Possibly. But more pragmatically, because they want to be able to monitor your condition during a potentially dangerous, transitional time, where they have the tools and equipment to (1) diagnose problems, and (2) immediately treat them, should they occur.
I wonder if the desire for home births reflects a touch of middle class romanticism: I highly doubt that villagers in non-industrialized nations would turn down the advantages of giving birth in a modern hospital, preferring instead to give birth in a small hut.
Well, maybe some might, if there were strong cultural or traditional reasons. Or perhaps if the hospital was sub-standard, by industrialized nations' standards.
My point is: Why turn down modern technological advantages? Why introduce unnecessary risk and uncertainty?

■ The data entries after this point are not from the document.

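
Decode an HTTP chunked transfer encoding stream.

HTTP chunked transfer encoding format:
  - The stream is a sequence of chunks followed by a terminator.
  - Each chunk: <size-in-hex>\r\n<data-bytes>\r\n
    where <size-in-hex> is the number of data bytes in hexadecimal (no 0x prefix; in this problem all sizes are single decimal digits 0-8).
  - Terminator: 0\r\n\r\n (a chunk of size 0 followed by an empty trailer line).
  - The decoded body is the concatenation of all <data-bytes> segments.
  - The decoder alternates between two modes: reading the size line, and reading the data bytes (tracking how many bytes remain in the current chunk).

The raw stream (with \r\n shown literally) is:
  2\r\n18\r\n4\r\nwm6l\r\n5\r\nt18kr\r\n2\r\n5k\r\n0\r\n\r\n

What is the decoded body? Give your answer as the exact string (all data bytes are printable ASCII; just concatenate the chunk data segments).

Chunk 1: stream[0..1]='2' size=0x2=2, data at stream[3..5]='18' -> body[0..2], body so far='18'
Chunk 2: stream[7..8]='4' size=0x4=4, data at stream[10..14]='wm6l' -> body[2..6], body so far='18wm6l'
Chunk 3: stream[16..17]='5' size=0x5=5, data at stream[19..24]='t18kr' -> body[6..11], body so far='18wm6lt18kr'
Chunk 4: stream[26..27]='2' size=0x2=2, data at stream[29..31]='5k' -> body[11..13], body so far='18wm6lt18kr5k'
Chunk 5: stream[33..34]='0' size=0 (terminator). Final body='18wm6lt18kr5k' (13 bytes)

Answer: 18wm6lt18kr5k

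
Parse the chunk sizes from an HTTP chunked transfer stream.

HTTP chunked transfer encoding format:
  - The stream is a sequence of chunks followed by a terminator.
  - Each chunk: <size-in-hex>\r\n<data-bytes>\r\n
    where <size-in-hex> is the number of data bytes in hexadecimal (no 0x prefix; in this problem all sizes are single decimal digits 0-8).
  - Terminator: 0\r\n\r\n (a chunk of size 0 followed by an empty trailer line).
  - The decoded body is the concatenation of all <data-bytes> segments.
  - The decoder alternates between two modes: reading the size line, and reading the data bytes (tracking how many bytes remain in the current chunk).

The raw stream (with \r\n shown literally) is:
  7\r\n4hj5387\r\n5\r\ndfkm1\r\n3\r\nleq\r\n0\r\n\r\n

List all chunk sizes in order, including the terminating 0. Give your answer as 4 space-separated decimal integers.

Answer: 7 5 3 0

Derivation:
Chunk 1: stream[0..1]='7' size=0x7=7, data at stream[3..10]='4hj5387' -> body[0..7], body so far='4hj5387'
Chunk 2: stream[12..13]='5' size=0x5=5, data at stream[15..20]='dfkm1' -> body[7..12], body so far='4hj5387dfkm1'
Chunk 3: stream[22..23]='3' size=0x3=3, data at stream[25..28]='leq' -> body[12..15], body so far='4hj5387dfkm1leq'
Chunk 4: stream[30..31]='0' size=0 (terminator). Final body='4hj5387dfkm1leq' (15 bytes)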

Even if 99% of births are routine and uneventful, one cannot tell ahead of time which will be the problematic one. Most people drive cars for several years without a road accident; does that mean they no longer should wear a seat belt?
And finally, if
you insist on having a home birth: please, please, please have your infant examined by a trained medical professional, to ensure that your baby that appears
to be healthy, truly is. This allows ''hidden'' conditions to be addressed in a pre-emptive manner -- while there is still time.
For another time: a missive on people without biological training -- in my perception, liberal arts majors and those without college degrees -- who refuse to immunize their children, based on their misconceptions of biological science.